SANTA CLARA, California — A World Cup featuring 104 matches, 48 teams, and 39 days of action spread across three nations is a grueling test for players — but the broadcasters keeping audiences informed are dealing with their own extraordinary challenge.
The North American World Cup has shattered previous records in both revenue and reach. More than 100 networks are delivering coverage to 223 territories around the world, and FIFA is projecting over six billion media engagements — a full billion more than the 2022 tournament generated.
The sheer scale of the expanded format has placed enormous demands on everyone involved in coverage, from production crews to the commentators calling the action live.
BBC commentator Steve Bower has spent three decades in broadcasting, but says nothing has prepared him for the scope of this tournament. After covering nine matches across six cities and two countries, he put it simply.
“This tournament is crazy,” Bower said. “The number of teams, the volume of matches, the travel, the different nations … this competition has tested our skills in new ways.”
New Challenges at Every Turn
One unexpected hurdle has been identifying players on the field. Commentary positions are located high up in large NFL-style stadiums, and many players are wearing identical fluorescent pink boots, making it harder to tell them apart from a distance.

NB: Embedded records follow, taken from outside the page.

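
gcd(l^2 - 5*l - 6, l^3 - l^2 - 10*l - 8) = l + 1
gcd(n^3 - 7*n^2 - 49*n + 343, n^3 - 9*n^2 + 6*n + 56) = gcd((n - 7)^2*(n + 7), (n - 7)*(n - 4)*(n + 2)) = n - 7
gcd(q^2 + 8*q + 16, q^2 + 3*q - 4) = q + 4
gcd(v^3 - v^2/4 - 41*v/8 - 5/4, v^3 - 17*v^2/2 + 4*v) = 1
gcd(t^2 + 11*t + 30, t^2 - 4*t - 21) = 1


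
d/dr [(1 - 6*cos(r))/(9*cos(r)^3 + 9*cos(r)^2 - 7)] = -3*(21*cos(r) + 9*cos(2*r)/2 + 9*cos(3*r) + 37/2)*sin(r)/(9*cos(r)^3 + 9*cos(r)^2 - 7)^2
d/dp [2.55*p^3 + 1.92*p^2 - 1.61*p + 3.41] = 7.65*p^2 + 3.84*p - 1.61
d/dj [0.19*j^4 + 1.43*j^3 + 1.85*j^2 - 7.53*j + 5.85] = 0.76*j^3 + 4.29*j^2 + 3.7*j - 7.53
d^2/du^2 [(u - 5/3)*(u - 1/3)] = 2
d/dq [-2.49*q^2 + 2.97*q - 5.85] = 2.97 - 4.98*q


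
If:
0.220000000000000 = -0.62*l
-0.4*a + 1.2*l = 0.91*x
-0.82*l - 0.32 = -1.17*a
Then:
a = 0.02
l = -0.35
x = -0.48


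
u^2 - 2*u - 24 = (u - 6)*(u + 4)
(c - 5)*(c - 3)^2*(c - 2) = c^4 - 13*c^3 + 61*c^2 - 123*c + 90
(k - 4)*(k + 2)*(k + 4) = k^3 + 2*k^2 - 16*k - 32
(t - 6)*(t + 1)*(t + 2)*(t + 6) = t^4 + 3*t^3 - 34*t^2 - 108*t - 72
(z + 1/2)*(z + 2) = z^2 + 5*z/2 + 1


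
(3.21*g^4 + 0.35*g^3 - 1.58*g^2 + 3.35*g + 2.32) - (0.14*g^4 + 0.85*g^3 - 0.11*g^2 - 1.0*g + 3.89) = 3.07*g^4 - 0.5*g^3 - 1.47*g^2 + 4.35*g - 1.57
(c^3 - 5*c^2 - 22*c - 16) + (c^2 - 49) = c^3 - 4*c^2 - 22*c - 65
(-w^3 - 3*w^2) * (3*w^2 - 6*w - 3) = -3*w^5 - 3*w^4 + 21*w^3 + 9*w^2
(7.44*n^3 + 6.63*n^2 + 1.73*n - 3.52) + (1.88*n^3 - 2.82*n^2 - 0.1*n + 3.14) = 9.32*n^3 + 3.81*n^2 + 1.63*n - 0.38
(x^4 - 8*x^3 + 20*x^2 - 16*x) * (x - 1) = x^5 - 9*x^4 + 28*x^3 - 36*x^2 + 16*x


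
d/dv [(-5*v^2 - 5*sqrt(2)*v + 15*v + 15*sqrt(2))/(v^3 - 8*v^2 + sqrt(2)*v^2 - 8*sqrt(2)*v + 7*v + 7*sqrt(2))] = 5*(v^2 - 6*v + 17)/(v^4 - 16*v^3 + 78*v^2 - 112*v + 49)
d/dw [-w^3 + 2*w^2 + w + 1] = -3*w^2 + 4*w + 1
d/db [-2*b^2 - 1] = -4*b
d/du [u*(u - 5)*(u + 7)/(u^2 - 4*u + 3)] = (u^4 - 8*u^3 + 36*u^2 + 12*u - 105)/(u^4 - 8*u^3 + 22*u^2 - 24*u + 9)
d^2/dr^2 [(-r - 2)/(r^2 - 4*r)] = 2*(r*(r - 4)*(3*r - 2) - 4*(r - 2)^2*(r + 2))/(r^3*(r - 4)^3)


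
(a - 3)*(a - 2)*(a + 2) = a^3 - 3*a^2 - 4*a + 12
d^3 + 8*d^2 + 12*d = d*(d + 2)*(d + 6)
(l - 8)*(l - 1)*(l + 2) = l^3 - 7*l^2 - 10*l + 16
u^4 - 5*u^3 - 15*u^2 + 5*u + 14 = (u - 7)*(u - 1)*(u + 1)*(u + 2)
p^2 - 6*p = p*(p - 6)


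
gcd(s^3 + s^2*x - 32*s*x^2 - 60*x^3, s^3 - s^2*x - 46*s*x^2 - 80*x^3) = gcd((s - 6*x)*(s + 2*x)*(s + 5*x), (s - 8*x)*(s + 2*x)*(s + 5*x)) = s^2 + 7*s*x + 10*x^2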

Bower said staying focused during simultaneous matches and rapidly shifting group-stage standings is especially demanding, made even more complicated by the new format’s rule allowing the best third-place finishers to advance.
“Experience helps you handle those situations better but the responsibility remains,” Bower said. “The adrenaline gets you through the broadcast, but there’s always a degree of nervous energy.”

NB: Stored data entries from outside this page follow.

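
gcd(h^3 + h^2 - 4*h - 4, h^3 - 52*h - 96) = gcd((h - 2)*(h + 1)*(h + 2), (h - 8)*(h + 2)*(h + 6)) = h + 2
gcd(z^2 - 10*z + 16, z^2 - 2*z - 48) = z - 8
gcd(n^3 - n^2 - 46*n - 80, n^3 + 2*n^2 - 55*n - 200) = n^2 - 3*n - 40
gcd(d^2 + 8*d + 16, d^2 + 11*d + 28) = d + 4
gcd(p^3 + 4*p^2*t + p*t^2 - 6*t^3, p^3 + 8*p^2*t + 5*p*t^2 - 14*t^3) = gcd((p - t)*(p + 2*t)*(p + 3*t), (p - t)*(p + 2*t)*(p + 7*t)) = p^2 + p*t - 2*t^2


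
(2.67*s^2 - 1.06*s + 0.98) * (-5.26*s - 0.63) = -14.0442*s^3 + 3.8935*s^2 - 4.487*s - 0.6174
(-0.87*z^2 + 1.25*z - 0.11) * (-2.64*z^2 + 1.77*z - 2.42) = 2.2968*z^4 - 4.8399*z^3 + 4.6083*z^2 - 3.2197*z + 0.2662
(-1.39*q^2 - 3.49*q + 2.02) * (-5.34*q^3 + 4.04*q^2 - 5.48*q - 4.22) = 7.4226*q^5 + 13.021*q^4 - 17.2692*q^3 + 33.1518*q^2 + 3.6582*q - 8.5244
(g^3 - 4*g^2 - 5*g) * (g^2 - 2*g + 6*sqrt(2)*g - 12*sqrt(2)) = g^5 - 6*g^4 + 6*sqrt(2)*g^4 - 36*sqrt(2)*g^3 + 3*g^3 + 10*g^2 + 18*sqrt(2)*g^2 + 60*sqrt(2)*g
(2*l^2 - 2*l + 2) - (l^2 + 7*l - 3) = l^2 - 9*l + 5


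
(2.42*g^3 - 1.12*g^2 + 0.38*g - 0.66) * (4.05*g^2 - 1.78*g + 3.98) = 9.801*g^5 - 8.8436*g^4 + 13.1642*g^3 - 7.807*g^2 + 2.6872*g - 2.6268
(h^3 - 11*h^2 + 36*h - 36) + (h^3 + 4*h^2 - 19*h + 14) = 2*h^3 - 7*h^2 + 17*h - 22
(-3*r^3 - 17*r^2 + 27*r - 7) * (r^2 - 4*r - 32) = -3*r^5 - 5*r^4 + 191*r^3 + 429*r^2 - 836*r + 224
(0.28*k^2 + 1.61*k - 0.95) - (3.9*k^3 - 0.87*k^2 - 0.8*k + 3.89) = -3.9*k^3 + 1.15*k^2 + 2.41*k - 4.84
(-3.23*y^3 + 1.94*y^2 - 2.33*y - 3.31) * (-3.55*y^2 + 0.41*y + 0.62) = 11.4665*y^5 - 8.2113*y^4 + 7.0643*y^3 + 11.998*y^2 - 2.8017*y - 2.0522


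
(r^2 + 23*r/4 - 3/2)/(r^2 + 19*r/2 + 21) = (4*r - 1)/(2*(2*r + 7))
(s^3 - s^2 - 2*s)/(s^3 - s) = (s - 2)/(s - 1)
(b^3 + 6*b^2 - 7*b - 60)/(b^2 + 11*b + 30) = (b^2 + b - 12)/(b + 6)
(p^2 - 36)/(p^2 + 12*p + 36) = (p - 6)/(p + 6)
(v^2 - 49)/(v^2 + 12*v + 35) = (v - 7)/(v + 5)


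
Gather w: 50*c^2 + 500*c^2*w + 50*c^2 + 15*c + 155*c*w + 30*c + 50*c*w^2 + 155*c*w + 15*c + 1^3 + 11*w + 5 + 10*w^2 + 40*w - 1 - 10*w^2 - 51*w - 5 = 100*c^2 + 50*c*w^2 + 60*c + w*(500*c^2 + 310*c)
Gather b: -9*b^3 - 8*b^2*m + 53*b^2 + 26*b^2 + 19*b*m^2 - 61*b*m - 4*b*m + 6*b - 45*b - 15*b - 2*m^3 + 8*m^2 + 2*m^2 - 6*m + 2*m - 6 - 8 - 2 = -9*b^3 + b^2*(79 - 8*m) + b*(19*m^2 - 65*m - 54) - 2*m^3 + 10*m^2 - 4*m - 16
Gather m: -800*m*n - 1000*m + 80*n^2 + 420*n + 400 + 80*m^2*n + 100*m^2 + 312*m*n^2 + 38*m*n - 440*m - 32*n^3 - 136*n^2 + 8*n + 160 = m^2*(80*n + 100) + m*(312*n^2 - 762*n - 1440) - 32*n^3 - 56*n^2 + 428*n + 560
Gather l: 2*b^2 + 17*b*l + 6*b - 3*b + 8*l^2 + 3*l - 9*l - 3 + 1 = 2*b^2 + 3*b + 8*l^2 + l*(17*b - 6) - 2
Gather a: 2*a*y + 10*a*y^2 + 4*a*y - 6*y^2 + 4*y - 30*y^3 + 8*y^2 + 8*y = a*(10*y^2 + 6*y) - 30*y^3 + 2*y^2 + 12*y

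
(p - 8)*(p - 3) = p^2 - 11*p + 24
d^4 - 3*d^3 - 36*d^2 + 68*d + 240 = (d - 6)*(d - 4)*(d + 2)*(d + 5)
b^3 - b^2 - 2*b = b*(b - 2)*(b + 1)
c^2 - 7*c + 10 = (c - 5)*(c - 2)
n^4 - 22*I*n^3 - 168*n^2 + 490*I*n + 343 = (n - 7*I)^3*(n - I)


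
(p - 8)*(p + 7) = p^2 - p - 56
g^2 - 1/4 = (g - 1/2)*(g + 1/2)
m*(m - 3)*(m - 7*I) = m^3 - 3*m^2 - 7*I*m^2 + 21*I*m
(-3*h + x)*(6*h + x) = -18*h^2 + 3*h*x + x^2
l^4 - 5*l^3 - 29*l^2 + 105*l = l*(l - 7)*(l - 3)*(l + 5)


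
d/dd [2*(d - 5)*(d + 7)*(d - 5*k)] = 6*d^2 - 20*d*k + 8*d - 20*k - 70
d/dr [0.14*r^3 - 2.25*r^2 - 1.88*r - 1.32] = 0.42*r^2 - 4.5*r - 1.88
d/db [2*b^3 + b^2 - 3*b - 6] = 6*b^2 + 2*b - 3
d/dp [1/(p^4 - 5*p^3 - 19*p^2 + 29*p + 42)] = (-4*p^3 + 15*p^2 + 38*p - 29)/(p^4 - 5*p^3 - 19*p^2 + 29*p + 42)^2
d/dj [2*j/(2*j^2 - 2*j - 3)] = 2*(-2*j^2 - 3)/(4*j^4 - 8*j^3 - 8*j^2 + 12*j + 9)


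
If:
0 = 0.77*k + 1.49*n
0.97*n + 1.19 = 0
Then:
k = 2.37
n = -1.23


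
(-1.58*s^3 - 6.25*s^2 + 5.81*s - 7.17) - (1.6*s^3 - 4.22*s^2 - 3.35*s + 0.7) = -3.18*s^3 - 2.03*s^2 + 9.16*s - 7.87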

With four time zones, 16 additional teams, and 40 more matches than previous tournaments, host-nation broadcasters have had to expand their operations significantly.

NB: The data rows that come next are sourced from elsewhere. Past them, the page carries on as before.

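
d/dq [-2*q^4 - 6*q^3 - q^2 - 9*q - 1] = -8*q^3 - 18*q^2 - 2*q - 9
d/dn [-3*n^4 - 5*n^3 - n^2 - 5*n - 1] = -12*n^3 - 15*n^2 - 2*n - 5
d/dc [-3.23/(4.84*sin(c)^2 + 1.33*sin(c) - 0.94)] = (31.2664*sin(c) + 4.2959)*cos(c)/(4.84*sin(c)^2 + 1.33*sin(c) - 0.94)^2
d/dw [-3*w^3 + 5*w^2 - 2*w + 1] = -9*w^2 + 10*w - 2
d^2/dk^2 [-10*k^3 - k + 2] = -60*k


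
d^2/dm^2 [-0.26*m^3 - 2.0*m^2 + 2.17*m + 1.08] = -1.56*m - 4.0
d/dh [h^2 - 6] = 2*h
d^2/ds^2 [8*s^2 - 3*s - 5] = 16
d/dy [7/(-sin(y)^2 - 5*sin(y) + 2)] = 7*(2*sin(y) + 5)*cos(y)/(sin(y)^2 + 5*sin(y) - 2)^2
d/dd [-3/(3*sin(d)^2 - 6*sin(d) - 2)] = 18*(sin(d) - 1)*cos(d)/(-3*sin(d)^2 + 6*sin(d) + 2)^2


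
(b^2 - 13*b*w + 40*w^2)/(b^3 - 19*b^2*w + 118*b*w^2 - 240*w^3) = 1/(b - 6*w)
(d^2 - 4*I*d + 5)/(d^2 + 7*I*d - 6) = (d - 5*I)/(d + 6*I)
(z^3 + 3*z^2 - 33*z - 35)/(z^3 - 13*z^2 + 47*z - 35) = (z^2 + 8*z + 7)/(z^2 - 8*z + 7)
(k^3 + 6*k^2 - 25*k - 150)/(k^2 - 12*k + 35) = (k^2 + 11*k + 30)/(k - 7)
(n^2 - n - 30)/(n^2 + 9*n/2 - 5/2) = 2*(n - 6)/(2*n - 1)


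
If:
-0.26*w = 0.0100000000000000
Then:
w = -0.04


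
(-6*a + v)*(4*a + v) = -24*a^2 - 2*a*v + v^2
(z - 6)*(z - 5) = z^2 - 11*z + 30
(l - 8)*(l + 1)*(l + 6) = l^3 - l^2 - 50*l - 48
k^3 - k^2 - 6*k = k*(k - 3)*(k + 2)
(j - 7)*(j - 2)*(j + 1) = j^3 - 8*j^2 + 5*j + 14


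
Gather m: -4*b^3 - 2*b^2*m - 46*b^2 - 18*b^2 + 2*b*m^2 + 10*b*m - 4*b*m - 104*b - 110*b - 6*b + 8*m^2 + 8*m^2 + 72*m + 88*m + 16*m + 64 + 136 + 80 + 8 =-4*b^3 - 64*b^2 - 220*b + m^2*(2*b + 16) + m*(-2*b^2 + 6*b + 176) + 288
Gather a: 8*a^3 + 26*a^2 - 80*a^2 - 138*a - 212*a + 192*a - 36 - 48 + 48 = 8*a^3 - 54*a^2 - 158*a - 36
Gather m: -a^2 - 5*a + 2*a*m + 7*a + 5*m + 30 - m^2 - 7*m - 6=-a^2 + 2*a - m^2 + m*(2*a - 2) + 24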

U.S. Spanish-language broadcaster Telemundo has set up World Cup studios in Mexico City, Miami, and New York, deploying 80 on-air personalities, 1,400 production staff, reporters, and dozens of cameras spread across all 16 host cities.
Canada’s Bell Media, which operates TSN, began preparing for the tournament back in 2023. The network has studios in Vancouver, Toronto, and Montreal, a team stationed at FIFA’s broadcast headquarters in Dallas, and multiple crews working in rotation to sustain coverage across the 39-day event.
Shawn Redmond, Bell Media’s VP of sports, described the production as likely the largest media undertaking in Canadian history.
“It’s a tremendously logistics-heavy operation,” he said. “There’s a responsibility and an obligation that we take seriously to get it right and do right by Canada.”
‘Best Seats in the House’
On the U.S. side, Fox Sports has broken its own World Cup viewership records, averaging five million American viewers per group-stage match — a 92% increase compared to the Qatar World Cup. The network has deployed 12 former top-level players as studio analysts and nine commentary teams to cover all 104 games.
Among those commentators are Darren Fletcher and former England player Owen Hargreaves, a pairing known for their lively on-air chemistry. Working out of a Dallas base, the two have been flying back and forth to cities including Toronto, Guadalajara, New York, Houston, and Atlanta.
Fletcher, who also works with Britain’s TNT Sports, adjusts his commentary approach depending on his audience and focuses heavily on preparation. He watches replays of every match he calls, reviewing each line of commentary to find ways to improve.
“I try to concentrate, know all the eventualities as the big games start. I’m a fan like anyone and I’m likely to cock it up as much as anyone else is,” Fletcher told Reuters. “You’ve got to be across it. There’s nothing genius about it.”
Correctly pronouncing players’ names is another ongoing challenge. Fletcher addresses this by writing out phonetic spellings in his pre-match notes, which he prints and laminates to protect them — a lesson learned the hard way.
“Someone once spilled a drink all over my notes — they were unreadable,” he said. “So now I’m prepared for that.”
Despite all the demands, both Bower and Fletcher say they wouldn’t trade their roles for anything, especially as soaring ticket prices have put attending matches out of reach for many fans.
“I genuinely believe it’s the best job in the world,” Bower said. “I never complain.”
Fletcher echoed that sentiment: “We’ve got the best seats in the house, watching the World Cup next to my mate — it’s more than you could ever ask for. When you cover games, you’re being invited all the time into strangers’ living rooms. That’s an honour for us. We’re privileged and it’s such a buzz.”